The Workers' Compensation market is continuing to improve as rates increase and exposures grow, but signs point to a continued underwriting deficit through this year, according to a report from Fitch Ratings.

Fitch's “Workers' Compensation Insurance Market Update,” says, after a long period of decline, rates have increased for two consecutive years “with little sign that pricing trends will reverse in the near term.”

The report notes the Council of Insurance Agents & Brokers most recent P&C lines survey says workers' comp rate hikes jumped close to 10 percent in the first quarter of 2013. The report notes that a Marketplace Realities report from insurance broker Willis North America Inc. predicts rates going up 2.5—10 percent, with more than 20 percent increases projected in the underperforming California market.

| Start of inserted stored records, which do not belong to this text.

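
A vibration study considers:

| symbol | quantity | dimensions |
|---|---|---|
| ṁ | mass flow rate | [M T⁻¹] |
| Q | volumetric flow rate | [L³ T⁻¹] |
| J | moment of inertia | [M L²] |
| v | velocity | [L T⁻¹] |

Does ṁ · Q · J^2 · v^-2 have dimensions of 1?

no

Sum the exponent of each base dimension across the product:
  M: [ṁ]_M + [Q]_M + 2·[J]_M − 2·[v]_M = (1) + (0) + 2·(1) − 2·(0) = 3
  L: [ṁ]_L + [Q]_L + 2·[J]_L − 2·[v]_L = (0) + (3) + 2·(2) − 2·(1) = 5
  T: [ṁ]_T + [Q]_T + 2·[J]_T − 2·[v]_T = (-1) + (-1) + 2·(0) − 2·(-1) = 0
Net dimensions [M³ L⁵] ≠ [1] — not dimensionless.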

Added to the improving state of workers' comp, premium volume has grown benefiting from rising rates and increased insured exposure gains due to the “modestly improving economic and employment conditions.” Volume rose by 7 percent in 2012, the largest of all major commercial insurance market segments, says Fitch.

However, workers' comp continues to not show an underwriting profit and “has been the worst-performing major commercial lines segment for some time.” While the aggregate combined ratio improved 7 points to 110 in 2012, Fitch projects the combined ratio should improve further to 105 by the end of 2013. The rating service credits better pricing on the loss ratio and revenue growth “modestly reducing expense ratios.”

The cost of healthcare greatly influences workers' comp costs, Fitch notes, and those cost factors “tend to expand at a higher rate than general inflation.” The costs were “a bit more stable” in 2012, but how sustainable that trend is remains in question with the implementation of the Patient Protection and Affordable Care Act, which will determine future volatility in workers' comp claims.

Overall, Fitch says given worker's comp represents 18 percent of the P&C industry commercial lines net written premium, coupled with market hardening and underwriting improvements promoting earnings stability, Fitch says insurers are viewed “favorably from a credit perspective.”